O trabalho dos operadores em Manila pode parecer simples, mas tem suas complexidades. Cada um monitora dezenas de robôs simultaneamente e precisa reagir rapidamente quando algo dá errado. A pressão para manter o fluxo constante é alta, e os turnos são longos diante de várias telas. Além disso, o uso do capacete de realidade virtual pode causar tontura e desorientação após alguns minutos de uso. Tudo isso, segundo um funcionário que falou com o RoW.

Robô

Cada movimento feito pelos operadores em Manila não só mantém o sistema funcionando, como também ensina os robôs a serem mais autônomos. A Telexistence coleta esses dados de teleoperação para aprimorar os modelos de inteligência artificial que controlam o TX SCARA. As informações são usadas para melhorar a coordenação, a preensão e a capacidade de resposta das máquinas. Em junho, a empresa anunciou uma colaboração com a startup americana Physical Intelligence para desenvolver modelos fundamentais que forneçam aos robôs uma “inteligência física” mais semelhante à dos humanos.

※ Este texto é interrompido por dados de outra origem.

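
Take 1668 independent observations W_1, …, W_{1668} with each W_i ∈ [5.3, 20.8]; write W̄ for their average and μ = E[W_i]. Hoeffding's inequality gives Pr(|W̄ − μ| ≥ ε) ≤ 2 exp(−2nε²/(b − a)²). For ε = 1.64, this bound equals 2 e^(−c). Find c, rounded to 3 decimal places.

37.347

c = 2nε²/(b − a)² = 2·1668·1.64² / 15.5² = 37.3465.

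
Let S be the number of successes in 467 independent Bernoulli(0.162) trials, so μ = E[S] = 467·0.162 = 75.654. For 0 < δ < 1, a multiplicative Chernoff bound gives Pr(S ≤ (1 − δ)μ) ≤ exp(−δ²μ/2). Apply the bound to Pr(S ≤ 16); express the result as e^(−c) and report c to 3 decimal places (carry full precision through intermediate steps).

23.519

Write 16 = (1 − δ)μ, so δ = 1 − 16/75.654 = 0.7885109…
Then the exponent is δ²μ/2 = (μ − 16)²/(2μ) = 23.518913.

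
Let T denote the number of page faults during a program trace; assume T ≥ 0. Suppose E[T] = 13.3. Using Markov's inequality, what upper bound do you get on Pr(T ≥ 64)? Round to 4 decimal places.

Markov's inequality: for a non-negative random variable, Pr(T ≥ a) ≤ E[T]/a.
Here E[T] = 13.3 and a = 64, so the bound is 13.3/64 = 0.2078.

0.2078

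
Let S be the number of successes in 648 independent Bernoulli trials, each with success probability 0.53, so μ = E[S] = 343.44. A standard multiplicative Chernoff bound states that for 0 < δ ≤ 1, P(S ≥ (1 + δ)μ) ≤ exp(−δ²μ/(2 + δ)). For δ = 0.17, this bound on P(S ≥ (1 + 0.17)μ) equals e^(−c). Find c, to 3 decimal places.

c = δ²μ/(2 + δ) = 0.17²·343.44/(2 + 0.17) = 4.5739.

4.574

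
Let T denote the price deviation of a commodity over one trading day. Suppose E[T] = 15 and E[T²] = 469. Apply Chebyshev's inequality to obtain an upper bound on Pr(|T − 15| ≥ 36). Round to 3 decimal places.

Var(T) = E[T²] − (E[T])² = 469 − 225 = 244.
Chebyshev's inequality: Pr(|T − μ| ≥ t) ≤ Var(T)/t² = 244/1296 = 0.1883.

0.188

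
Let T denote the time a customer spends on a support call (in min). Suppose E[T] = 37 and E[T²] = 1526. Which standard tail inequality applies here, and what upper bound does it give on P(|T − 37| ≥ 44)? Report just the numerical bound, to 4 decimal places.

The first two moments determine the variance, so Chebyshev's inequality is the sharpest standard bound available.
Var(T) = E[T²] − (E[T])² = 1526 − 1369 = 157.
Chebyshev's inequality: P(|T − μ| ≥ t) ≤ Var(T)/t² = 157/1936 = 0.0811.

0.0811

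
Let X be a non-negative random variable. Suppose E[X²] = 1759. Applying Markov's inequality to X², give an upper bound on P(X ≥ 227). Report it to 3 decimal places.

0.034

Since X ≥ 0, the event {X ≥ 227} is the same as {X² ≥ 51529}.
Markov's inequality applied to X² gives P(X² ≥ 51529) ≤ E[X²]/51529 = 1759/51529 = 0.0341.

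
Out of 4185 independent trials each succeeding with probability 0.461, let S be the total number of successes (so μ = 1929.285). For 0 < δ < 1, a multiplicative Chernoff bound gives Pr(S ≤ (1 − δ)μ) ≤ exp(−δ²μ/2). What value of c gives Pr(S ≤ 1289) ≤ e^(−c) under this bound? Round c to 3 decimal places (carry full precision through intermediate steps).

106.248

Write 1289 = (1 − δ)μ, so δ = 1 − 1289/1929.285 = 0.3318768…
Then the exponent is δ²μ/2 = (μ − 1289)²/(2μ) = 106.247880.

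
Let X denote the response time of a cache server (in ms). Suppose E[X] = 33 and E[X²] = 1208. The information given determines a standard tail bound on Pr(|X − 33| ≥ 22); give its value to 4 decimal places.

The first two moments determine the variance, so Chebyshev's inequality is the sharpest standard bound available.
Var(X) = E[X²] − (E[X])² = 1208 − 1089 = 119.
Chebyshev's inequality: Pr(|X − μ| ≥ t) ≤ Var(X)/t² = 119/484 = 0.2459.

0.2459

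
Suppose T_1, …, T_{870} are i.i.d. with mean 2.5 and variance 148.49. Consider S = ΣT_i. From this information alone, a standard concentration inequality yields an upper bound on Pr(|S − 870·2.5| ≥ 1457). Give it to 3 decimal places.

0.061

With mean and variance of each term known, Chebyshev's inequality bounds the deviation of the sum (or sample mean).
Var(S) = n·Var(T_i) = 870·148.49 = 129186.3.
Chebyshev: Pr(|S − 870·2.5| ≥ 1457) ≤ Var(S)/1457² = 129186.3/2122849 = 0.0609.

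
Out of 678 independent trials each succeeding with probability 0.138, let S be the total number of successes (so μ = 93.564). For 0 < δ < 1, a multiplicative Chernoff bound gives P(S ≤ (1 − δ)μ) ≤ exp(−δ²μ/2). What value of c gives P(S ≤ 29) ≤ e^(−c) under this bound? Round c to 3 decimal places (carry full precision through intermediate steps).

22.276

Write 29 = (1 − δ)μ, so δ = 1 − 29/93.564 = 0.6900517…
Then the exponent is δ²μ/2 = (μ − 29)²/(2μ) = 22.276250.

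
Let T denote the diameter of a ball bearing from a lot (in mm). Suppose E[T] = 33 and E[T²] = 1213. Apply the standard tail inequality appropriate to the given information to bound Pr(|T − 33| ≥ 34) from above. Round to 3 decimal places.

0.107

The first two moments determine the variance, so Chebyshev's inequality is the sharpest standard bound available.
Var(T) = E[T²] − (E[T])² = 1213 − 1089 = 124.
Chebyshev's inequality: Pr(|T − μ| ≥ t) ≤ Var(T)/t² = 124/1156 = 0.1073.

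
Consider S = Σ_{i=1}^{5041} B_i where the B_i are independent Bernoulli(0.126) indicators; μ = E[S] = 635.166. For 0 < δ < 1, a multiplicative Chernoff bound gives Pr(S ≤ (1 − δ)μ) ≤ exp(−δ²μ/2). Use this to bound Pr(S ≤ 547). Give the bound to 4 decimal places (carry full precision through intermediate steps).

Write 547 = (1 − δ)μ, so δ = 1 − 547/635.166 = 0.1388078…
Then the exponent is δ²μ/2 = (μ − 547)²/(2μ) = 6.119065.
Bound = exp(−6.119065) = 0.00220.

0.0022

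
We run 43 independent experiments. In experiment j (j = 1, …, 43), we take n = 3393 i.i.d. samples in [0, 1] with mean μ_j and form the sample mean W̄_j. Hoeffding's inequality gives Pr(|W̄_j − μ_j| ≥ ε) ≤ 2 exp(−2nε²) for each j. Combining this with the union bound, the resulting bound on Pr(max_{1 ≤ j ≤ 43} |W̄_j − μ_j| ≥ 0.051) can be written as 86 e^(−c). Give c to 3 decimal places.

Union bound over the 43 events: Pr(max_{1 ≤ j ≤ 43} |W̄_j − μ_j| ≥ 0.051) ≤ 43·2·exp(−2nε²) = 86 exp(−2·3393·0.051²).
So c = 2·3393·0.051² = 17.6504.

17.650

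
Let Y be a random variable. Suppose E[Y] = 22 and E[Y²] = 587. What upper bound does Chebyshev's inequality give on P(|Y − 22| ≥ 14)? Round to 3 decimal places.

0.526

Var(Y) = E[Y²] − (E[Y])² = 587 − 484 = 103.
Chebyshev's inequality: P(|Y − μ| ≥ t) ≤ Var(Y)/t² = 103/196 = 0.5255.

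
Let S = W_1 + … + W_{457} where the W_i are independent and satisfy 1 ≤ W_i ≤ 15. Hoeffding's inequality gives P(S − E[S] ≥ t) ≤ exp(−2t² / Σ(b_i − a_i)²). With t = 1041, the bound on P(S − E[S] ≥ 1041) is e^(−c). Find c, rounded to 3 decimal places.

24.197

Σ(b_i − a_i)² = 457·(14)² = 89572.
c = 2t²/89572 = 2·1041²/89572 = 24.1969.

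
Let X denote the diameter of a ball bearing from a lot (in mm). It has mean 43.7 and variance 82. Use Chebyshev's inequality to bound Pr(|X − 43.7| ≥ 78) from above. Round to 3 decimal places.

Chebyshev: Pr(|X − μ| ≥ t) ≤ Var(X)/t².
Bound = 82 / 6084 = 0.0135.

0.013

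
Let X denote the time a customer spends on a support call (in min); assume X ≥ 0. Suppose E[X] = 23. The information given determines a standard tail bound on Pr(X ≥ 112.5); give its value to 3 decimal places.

0.204

Only the mean of a non-negative variable is known, so Markov's inequality is the applicable tail bound.
Markov's inequality: for a non-negative random variable, Pr(X ≥ a) ≤ E[X]/a.
Here E[X] = 23 and a = 112.5, so the bound is 23/112.5 = 0.2044.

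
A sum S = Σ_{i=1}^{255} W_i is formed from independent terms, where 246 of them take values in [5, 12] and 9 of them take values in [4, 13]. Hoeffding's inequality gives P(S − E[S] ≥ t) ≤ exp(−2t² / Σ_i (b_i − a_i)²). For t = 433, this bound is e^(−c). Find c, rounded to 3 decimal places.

Σ(b_i − a_i)² = 246·7² + 9·9² = 12783.
c = 2t² / 12783 = 2·433² / 12783 = 29.3341.

29.334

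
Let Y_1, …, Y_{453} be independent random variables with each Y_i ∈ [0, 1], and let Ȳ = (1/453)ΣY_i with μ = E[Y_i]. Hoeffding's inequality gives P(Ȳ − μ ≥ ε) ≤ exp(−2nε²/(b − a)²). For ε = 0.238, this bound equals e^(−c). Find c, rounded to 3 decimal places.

c = 2nε²/(b − a)² = 2·453·0.238² / 1² = 51.3195.

51.319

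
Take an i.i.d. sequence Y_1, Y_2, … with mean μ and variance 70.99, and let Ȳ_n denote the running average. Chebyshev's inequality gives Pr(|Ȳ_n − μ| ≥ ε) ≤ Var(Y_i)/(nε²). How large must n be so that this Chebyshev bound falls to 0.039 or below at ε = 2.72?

247

Require 70.99/(n·2.72²) ≤ 0.039, i.e. n ≥ 70.99/(0.039·2.72²) = 246.034.
The smallest integer n is 247.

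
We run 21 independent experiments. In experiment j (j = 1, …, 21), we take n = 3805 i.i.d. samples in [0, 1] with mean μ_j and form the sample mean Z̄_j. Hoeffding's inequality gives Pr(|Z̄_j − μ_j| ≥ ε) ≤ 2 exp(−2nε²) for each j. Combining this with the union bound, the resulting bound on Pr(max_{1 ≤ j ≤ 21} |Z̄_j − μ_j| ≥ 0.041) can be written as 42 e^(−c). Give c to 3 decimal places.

Union bound over the 21 events: Pr(max_{1 ≤ j ≤ 21} |Z̄_j − μ_j| ≥ 0.041) ≤ 21·2·exp(−2nε²) = 42 exp(−2·3805·0.041²).
So c = 2·3805·0.041² = 12.7924.

12.792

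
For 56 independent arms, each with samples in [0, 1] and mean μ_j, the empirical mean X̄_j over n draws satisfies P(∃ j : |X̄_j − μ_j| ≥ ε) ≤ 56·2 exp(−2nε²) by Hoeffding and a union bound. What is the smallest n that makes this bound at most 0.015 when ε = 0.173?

149

Need 2·56·exp(−2nε²) ≤ 0.015, i.e. exp(−2nε²) ≤ 0.015/112.
So 2nε² ≥ ln(112/0.015) = 8.918204.
Hence n ≥ 8.918204/(2·0.173²) = 148.989.
The smallest integer n is 149.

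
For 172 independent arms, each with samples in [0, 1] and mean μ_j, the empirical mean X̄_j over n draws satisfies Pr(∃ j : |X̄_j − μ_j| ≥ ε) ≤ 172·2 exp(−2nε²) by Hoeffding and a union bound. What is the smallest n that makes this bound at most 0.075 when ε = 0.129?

Need 2·172·exp(−2nε²) ≤ 0.075, i.e. exp(−2nε²) ≤ 0.075/344.
So 2nε² ≥ ln(344/0.075) = 8.430909.
Hence n ≥ 8.430909/(2·0.129²) = 253.317.
The smallest integer n is 254.

254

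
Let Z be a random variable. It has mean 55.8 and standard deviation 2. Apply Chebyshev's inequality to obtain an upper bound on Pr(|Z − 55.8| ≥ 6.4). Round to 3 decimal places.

0.098

Chebyshev: Pr(|Z − μ| ≥ t) ≤ Var(Z)/t².
Var(Z) = σ² = 2² = 4.
Bound = 4 / 40.96 = 0.0977.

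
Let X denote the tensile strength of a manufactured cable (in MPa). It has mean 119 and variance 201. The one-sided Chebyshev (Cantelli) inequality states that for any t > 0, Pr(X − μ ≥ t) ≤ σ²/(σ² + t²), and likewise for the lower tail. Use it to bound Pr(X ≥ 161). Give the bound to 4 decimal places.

Here σ² = 201 and t = 42, so σ² + t² = 1965.
Cantelli's bound: 201/1965 = 0.1023.

0.1023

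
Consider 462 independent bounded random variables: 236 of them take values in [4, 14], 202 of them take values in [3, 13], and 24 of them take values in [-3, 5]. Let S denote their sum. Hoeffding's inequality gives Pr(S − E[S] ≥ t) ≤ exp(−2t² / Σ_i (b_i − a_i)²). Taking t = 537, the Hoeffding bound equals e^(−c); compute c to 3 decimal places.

12.721

Σ(b_i − a_i)² = 236·10² + 202·10² + 24·8² = 45336.
c = 2t² / 45336 = 2·537² / 45336 = 12.7214.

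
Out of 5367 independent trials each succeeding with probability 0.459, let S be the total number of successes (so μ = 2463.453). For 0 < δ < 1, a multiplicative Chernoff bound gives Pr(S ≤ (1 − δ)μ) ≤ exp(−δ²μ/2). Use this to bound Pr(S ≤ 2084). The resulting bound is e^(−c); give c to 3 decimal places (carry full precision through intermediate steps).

Write 2084 = (1 − δ)μ, so δ = 1 − 2084/2463.453 = 0.154033…
Then the exponent is δ²μ/2 = (μ − 2084)²/(2μ) = 29.224138.

29.224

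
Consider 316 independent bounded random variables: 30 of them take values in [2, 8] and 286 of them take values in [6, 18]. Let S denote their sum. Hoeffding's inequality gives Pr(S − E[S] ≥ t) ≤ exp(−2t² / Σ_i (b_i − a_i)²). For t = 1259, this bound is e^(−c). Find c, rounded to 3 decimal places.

Σ(b_i − a_i)² = 30·6² + 286·12² = 42264.
c = 2t² / 42264 = 2·1259² / 42264 = 75.0086.

75.009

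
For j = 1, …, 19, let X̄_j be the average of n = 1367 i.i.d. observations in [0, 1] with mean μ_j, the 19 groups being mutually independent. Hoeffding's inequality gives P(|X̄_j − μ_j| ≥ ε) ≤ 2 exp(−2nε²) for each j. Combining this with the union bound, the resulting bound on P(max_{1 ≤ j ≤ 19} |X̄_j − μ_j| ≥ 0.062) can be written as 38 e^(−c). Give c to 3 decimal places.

Union bound over the 19 events: P(max_{1 ≤ j ≤ 19} |X̄_j − μ_j| ≥ 0.062) ≤ 19·2·exp(−2nε²) = 38 exp(−2·1367·0.062²).
So c = 2·1367·0.062² = 10.5095.

10.509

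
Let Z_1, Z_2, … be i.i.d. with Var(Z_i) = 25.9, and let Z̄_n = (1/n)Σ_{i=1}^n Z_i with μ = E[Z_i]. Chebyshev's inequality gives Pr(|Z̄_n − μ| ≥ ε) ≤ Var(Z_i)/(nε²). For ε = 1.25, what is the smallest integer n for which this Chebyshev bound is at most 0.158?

105

Require 25.9/(n·1.25²) ≤ 0.158, i.e. n ≥ 25.9/(0.158·1.25²) = 104.911.
The smallest integer n is 105.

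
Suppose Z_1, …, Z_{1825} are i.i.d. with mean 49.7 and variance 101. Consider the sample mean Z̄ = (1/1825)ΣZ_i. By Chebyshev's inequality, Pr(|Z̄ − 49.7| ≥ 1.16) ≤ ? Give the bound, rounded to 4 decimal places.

Var(Z̄) = Var(Z_i)/n = 101/1825 = 0.055342.
Chebyshev: Pr(|Z̄ − 49.7| ≥ 1.16) ≤ Var(Z̄)/(1.16)² = 101/(1825·1.16²) = 0.0411.

0.0411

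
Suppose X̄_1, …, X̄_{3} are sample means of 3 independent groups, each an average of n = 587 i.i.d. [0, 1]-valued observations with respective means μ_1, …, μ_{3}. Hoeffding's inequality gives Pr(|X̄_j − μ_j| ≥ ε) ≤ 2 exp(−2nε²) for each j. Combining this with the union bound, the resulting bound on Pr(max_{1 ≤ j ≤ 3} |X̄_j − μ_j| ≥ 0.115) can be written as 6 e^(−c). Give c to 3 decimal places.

Union bound over the 3 events: Pr(max_{1 ≤ j ≤ 3} |X̄_j − μ_j| ≥ 0.115) ≤ 3·2·exp(−2nε²) = 6 exp(−2·587·0.115²).
So c = 2·587·0.115² = 15.5261.

15.526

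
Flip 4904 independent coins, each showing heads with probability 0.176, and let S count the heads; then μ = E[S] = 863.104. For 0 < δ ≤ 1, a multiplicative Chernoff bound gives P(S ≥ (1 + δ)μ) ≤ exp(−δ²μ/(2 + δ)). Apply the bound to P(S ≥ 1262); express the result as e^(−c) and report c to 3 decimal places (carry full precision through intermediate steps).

74.875

Write 1262 = (1 + δ)μ, so δ = 1262/863.104 − 1 = 0.4621645…
Then the exponent is δ²μ/(2 + δ) = (1262 − μ)² / (μ·(2 + δ)) = 74.875403.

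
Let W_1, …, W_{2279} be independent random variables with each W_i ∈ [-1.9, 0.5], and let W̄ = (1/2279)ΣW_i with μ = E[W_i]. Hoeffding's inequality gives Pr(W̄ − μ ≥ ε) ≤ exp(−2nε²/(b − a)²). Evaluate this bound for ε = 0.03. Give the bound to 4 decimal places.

Exponent: 2nε²/(b − a)² = 2·2279·0.03² / 2.4² = 0.71219.
Bound = exp(−0.71219) = 0.49057.

0.4906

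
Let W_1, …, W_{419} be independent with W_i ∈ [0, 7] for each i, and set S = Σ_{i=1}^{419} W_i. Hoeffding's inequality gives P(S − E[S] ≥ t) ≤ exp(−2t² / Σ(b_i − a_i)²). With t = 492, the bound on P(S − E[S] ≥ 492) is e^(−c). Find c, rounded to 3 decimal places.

23.580

Σ(b_i − a_i)² = 419·(7)² = 20531.
c = 2t²/20531 = 2·492²/20531 = 23.5803.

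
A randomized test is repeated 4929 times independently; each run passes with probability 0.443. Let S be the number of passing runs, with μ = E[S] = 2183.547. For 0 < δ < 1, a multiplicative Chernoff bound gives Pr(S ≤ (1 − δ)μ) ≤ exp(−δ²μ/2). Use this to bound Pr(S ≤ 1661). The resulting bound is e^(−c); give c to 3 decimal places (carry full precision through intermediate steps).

62.526

Write 1661 = (1 − δ)μ, so δ = 1 − 1661/2183.547 = 0.2393111…
Then the exponent is δ²μ/2 = (μ − 1661)²/(2μ) = 62.525645.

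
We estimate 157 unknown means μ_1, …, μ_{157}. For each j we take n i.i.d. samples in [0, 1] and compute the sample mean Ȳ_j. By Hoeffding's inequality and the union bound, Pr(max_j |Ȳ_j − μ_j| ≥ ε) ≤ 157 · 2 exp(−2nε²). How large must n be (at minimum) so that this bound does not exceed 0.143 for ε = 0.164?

144

Need 2·157·exp(−2nε²) ≤ 0.143, i.e. exp(−2nε²) ≤ 0.143/314.
So 2nε² ≥ ln(314/0.143) = 7.694304.
Hence n ≥ 7.694304/(2·0.164²) = 143.038.
The smallest integer n is 144.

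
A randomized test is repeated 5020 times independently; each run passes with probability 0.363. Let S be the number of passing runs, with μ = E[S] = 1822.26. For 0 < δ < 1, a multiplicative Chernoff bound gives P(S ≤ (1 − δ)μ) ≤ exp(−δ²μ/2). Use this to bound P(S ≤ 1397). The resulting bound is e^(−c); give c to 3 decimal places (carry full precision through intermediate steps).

49.621

Write 1397 = (1 − δ)μ, so δ = 1 − 1397/1822.26 = 0.2333696…
Then the exponent is δ²μ/2 = (μ − 1397)²/(2μ) = 49.621368.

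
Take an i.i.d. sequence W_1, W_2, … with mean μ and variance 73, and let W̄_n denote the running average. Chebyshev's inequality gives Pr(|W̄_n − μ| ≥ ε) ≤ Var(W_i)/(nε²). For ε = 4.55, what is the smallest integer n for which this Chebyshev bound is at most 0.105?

34

Require 73/(n·4.55²) ≤ 0.105, i.e. n ≥ 73/(0.105·4.55²) = 33.582.
The smallest integer n is 34.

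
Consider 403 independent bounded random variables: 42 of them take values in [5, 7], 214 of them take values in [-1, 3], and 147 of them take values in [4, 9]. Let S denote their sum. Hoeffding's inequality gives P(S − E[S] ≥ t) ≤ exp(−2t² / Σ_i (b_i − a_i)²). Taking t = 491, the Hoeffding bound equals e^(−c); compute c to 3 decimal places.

Σ(b_i − a_i)² = 42·2² + 214·4² + 147·5² = 7267.
c = 2t² / 7267 = 2·491² / 7267 = 66.3495.

66.350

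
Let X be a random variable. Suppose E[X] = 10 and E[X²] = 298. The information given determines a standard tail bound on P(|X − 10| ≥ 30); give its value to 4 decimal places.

The first two moments determine the variance, so Chebyshev's inequality is the sharpest standard bound available.
Var(X) = E[X²] − (E[X])² = 298 − 100 = 198.
Chebyshev's inequality: P(|X − μ| ≥ t) ≤ Var(X)/t² = 198/900 = 0.2200.

0.2200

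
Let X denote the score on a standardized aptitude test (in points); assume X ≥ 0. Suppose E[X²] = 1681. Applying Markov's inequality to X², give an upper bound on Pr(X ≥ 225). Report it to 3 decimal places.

0.033

Since X ≥ 0, the event {X ≥ 225} is the same as {X² ≥ 50625}.
Markov's inequality applied to X² gives Pr(X² ≥ 50625) ≤ E[X²]/50625 = 1681/50625 = 0.0332.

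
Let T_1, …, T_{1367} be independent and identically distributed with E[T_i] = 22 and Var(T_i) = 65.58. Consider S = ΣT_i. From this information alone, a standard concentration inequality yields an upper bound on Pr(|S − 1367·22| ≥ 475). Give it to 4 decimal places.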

A ascensão da automação não se limita ao Japão. Em escala global, o setor avança com uma velocidade sem precedentes. O mercado dos chamados “agentes de inteligência artificial” — programas capazes de agir autonomamente — poderá multiplicar-se por oito e atingir quase 43 bilhões de dólares em 2030, segundo projeções da consultoria MarkNtel Advisors.

O que podemos observar é que a demanda global por mão de obra tecnológica parece estar colocando as Filipinas em uma posição estratégica. Um relatório da Penbrothers observa que empresas locais buscam talentos técnicos de baixo custo para projetos de inteligência artificial, automação e robótica. Profissionais locais têm acesso a empregos mais qualificados, mas continuam ganhando menos do que seus colegas nos Estados Unidos ou na Europa.

O próximo passo será observar até onde essa colaboração entre humanos e máquinas chegará. A Teleexistence planeja expandir o número de lojas conectadas e aprimorar a autonomia de seus robôs, enquanto experimenta novos sistemas de preensão e manipulação. Também será necessário observar como evolui a porcentagem de intervenção humana, ainda necessária em parte das operações. Outro ponto crucial será o processamento dos dados gerados em Manila, que alimentam os modelos de inteligência artificial e levantam questões sobre privacidade e propriedade da informação.